F1 | Review metà stagione 2022, Red Bull: inizio difficile, poi ruolino da titolo

Alessandro Secchi - 23 Agosto 2022 - 19:00

Segue la review di metà stagione del team Red Bull per il mondiale 2022 di F1

Dopo un 2021 conquistato all’ultimo respiro con Max Verstappen ed un regolamento completamente nuovo, qualcuno poteva pensare che Red Bull sarebbe arrivata leggermente in ritardo sulla tabella di marcia della nuova generazione di monoposto. Ed effettivamente, guardando alle prime tre gare, l’illusione che a Milton Keynes ci fosse qualcosa da registrare c’era eccome.

Con tre ritiri nei primi tre appuntamenti, infatti, la classifica iridata vedeva Charles Leclerc in testa con 71 punti e Max Verstappen addirittura sesto a quota 25, ultimo dei sei piloti tra i top team, con Sergio Pérez quarto a quota 30.

Insomma, se la situazione non sembrava completamente rosea, era comunque difficile prevedere quello che sarebbe successo da lì in poi: un rovesciamento di fronte completo con l’affidabilità diventata carente per la Ferrari F1-75 e punto di forza della Red Bull RB18.

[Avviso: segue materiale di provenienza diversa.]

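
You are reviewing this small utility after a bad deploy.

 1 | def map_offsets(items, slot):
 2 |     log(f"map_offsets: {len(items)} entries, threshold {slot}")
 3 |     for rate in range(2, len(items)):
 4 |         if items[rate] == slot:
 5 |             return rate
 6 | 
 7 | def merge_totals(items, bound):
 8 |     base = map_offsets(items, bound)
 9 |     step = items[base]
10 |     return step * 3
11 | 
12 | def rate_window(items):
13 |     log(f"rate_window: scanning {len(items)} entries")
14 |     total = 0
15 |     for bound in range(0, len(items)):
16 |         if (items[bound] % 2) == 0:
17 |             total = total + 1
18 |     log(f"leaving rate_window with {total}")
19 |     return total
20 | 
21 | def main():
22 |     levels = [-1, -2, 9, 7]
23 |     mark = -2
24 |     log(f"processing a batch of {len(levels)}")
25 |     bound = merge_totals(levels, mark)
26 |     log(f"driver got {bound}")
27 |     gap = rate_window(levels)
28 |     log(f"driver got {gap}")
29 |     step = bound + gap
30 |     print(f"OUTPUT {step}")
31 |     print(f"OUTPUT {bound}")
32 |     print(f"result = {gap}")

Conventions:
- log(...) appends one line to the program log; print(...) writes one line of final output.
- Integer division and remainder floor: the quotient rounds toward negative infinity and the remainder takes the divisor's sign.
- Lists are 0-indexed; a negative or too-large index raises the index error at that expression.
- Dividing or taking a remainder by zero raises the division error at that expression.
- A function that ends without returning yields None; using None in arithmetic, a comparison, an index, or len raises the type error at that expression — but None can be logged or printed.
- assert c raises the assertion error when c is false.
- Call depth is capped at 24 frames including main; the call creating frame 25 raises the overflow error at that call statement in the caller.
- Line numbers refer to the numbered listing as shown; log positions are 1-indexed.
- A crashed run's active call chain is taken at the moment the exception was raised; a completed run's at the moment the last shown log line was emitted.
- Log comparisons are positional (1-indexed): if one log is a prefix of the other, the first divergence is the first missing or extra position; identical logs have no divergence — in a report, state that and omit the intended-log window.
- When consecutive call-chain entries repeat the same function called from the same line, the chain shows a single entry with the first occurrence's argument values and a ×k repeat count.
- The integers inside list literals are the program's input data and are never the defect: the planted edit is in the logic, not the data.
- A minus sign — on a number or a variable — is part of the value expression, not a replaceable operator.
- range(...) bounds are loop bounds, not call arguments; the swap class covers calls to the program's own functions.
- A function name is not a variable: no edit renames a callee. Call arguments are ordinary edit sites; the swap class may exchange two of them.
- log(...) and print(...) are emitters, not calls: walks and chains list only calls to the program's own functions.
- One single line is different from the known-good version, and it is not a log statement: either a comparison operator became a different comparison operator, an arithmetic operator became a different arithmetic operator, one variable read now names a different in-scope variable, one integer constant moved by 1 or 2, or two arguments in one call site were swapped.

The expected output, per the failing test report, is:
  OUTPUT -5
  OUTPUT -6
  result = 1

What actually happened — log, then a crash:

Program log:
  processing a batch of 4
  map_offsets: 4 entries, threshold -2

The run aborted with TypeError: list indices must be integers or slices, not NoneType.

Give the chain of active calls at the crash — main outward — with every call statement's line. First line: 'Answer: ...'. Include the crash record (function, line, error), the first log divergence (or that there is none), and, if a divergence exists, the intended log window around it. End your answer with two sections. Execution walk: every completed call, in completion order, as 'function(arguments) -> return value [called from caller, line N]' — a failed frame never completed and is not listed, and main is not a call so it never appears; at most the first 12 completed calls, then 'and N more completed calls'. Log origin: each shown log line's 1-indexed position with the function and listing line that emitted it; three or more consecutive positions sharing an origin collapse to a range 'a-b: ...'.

Answer: main -> merge_totals (called at line 25).
Key observation: Only 2 log lines were emitted before the run died; the intended continuation was 'driver got -6'.
Crash: merge_totals, line 9, TypeError.
First divergence: position 3; the shown log stops at 2 lines while the working version next logs 'driver got -6'.
Intended log window:
  1: processing a batch of 4
  2: map_offsets: 4 entries, threshold -2
  3: driver got -6
  4: rate_window: scanning 4 entries
Execution walk:
  map_offsets([-1, -2, 9, 7], -2) -> None  [called from merge_totals, line 8]
Log line origins:
  1: logged in main at line 24
  2: logged in map_offsets at line 2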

F1 | Review metà stagione 2022, Red Bull: inizio difficile, poi ruolino da titolo

Le sei vittorie consecutive del team austriaco (cinque con Verstappen, una con Pérez) ottenute tra Imola e Montréal e i consecutivi problemi della Rossa hanno ribaltato la classifica e lanciato Verstappen in testa alla classifica, con un vantaggio superiore alle tre gare quando ne mancano nove al termine della stagione. Un ruolino di marcia, quello della fase centrale di questo inizio stagione, sicuramente da titolo. Forse addirittura esagerato, con lo stesso Verstappen che ha parlato di vantaggio poco veritiero per quelle che sono le prestazioni in pista delle due monoposto migliori del lotto.

Come abbiamo già avuto modo di sottolineare nell’analisi della Ferrari, Red Bull ha approfittato dei guai della Rossa tra affidabilità, errori e muretto e, quando questa si è dimostrata superiore, ha limitato i danni senza rischi come successo in Austria. La vittoria in Ungheria poco prima delle ferie estive, invece, ha rappresentato un colpo deciso al mondiale soprattutto per come è stata ottenuta: un mix di strategia e velocità da parte di Verstappen che, partito dalla decima casella, si è poi ritrovato trionfatore su una delle piste più ostiche del calendario.

red bull

Con ancora nove gare da disputare, Verstappen potrebbe concedersi il lusso di non vincere più una gara e giungere sempre secondo alle spalle di Leclerc per conquistare comunque il suo secondo titolo iridato. Il vantaggio di 80 punti in classifica avrà sicuramente suggerito al team austriaco una seconda parte di stagione di “testa”, più che di “piede”. Anche se l’olandese, dopo aver conquistato il suo primo titolo, è tornato al volante con una maturità rinnovata. Calcolatore quando serviva e mai esagerato nei duelli corpo a corpo con Leclerc, con entrambi i piloti che sono stati esemplari nel concedere al pubblico lotte serrate senza mai la sensazione di poter arrivare ad un contatto.

Max non è stato comunque esente da errori, ma questi non hanno inciso sui suoi risultati finali. Il lungo di Barcellona ad inizio gara ed il testacoda di Budapest sono stati comunque compensati con due vittorie. Anche la fortuna, a volte, conta. Capitolo Sergio Pérez: senza i due ritiri in più rimediati rispetto al suo compagno di squadra, forse il messicano sarebbe più vicino in classifica di quanto dicano gli 85 punti attuali di distacco. Nelle ultime gare soprattutto Checo non è sembra riuscire ad avvicinarsi alle prestazioni di Verstappen come succedeva ad inizio stagione, culminata con la vittoria nella pazza gara di Montecarlo.

Il rinnovo per altre due stagioni alla corte di Chris Horner, annunciato proprio dopo la vittoria nel Principato, mette comunque al sicuro Pérez. Si tratta di una garanzia doppia: per lui, che potrà disporre ancora per due stagioni di una monoposto competitiva, così come per Red Bull; che, anche grazie al messicano e alle sue difese nella scorsa stagione, ha potuto mettere le mani sul titolo piloti e potrà contare ancora su una seconda guida di assoluto livello.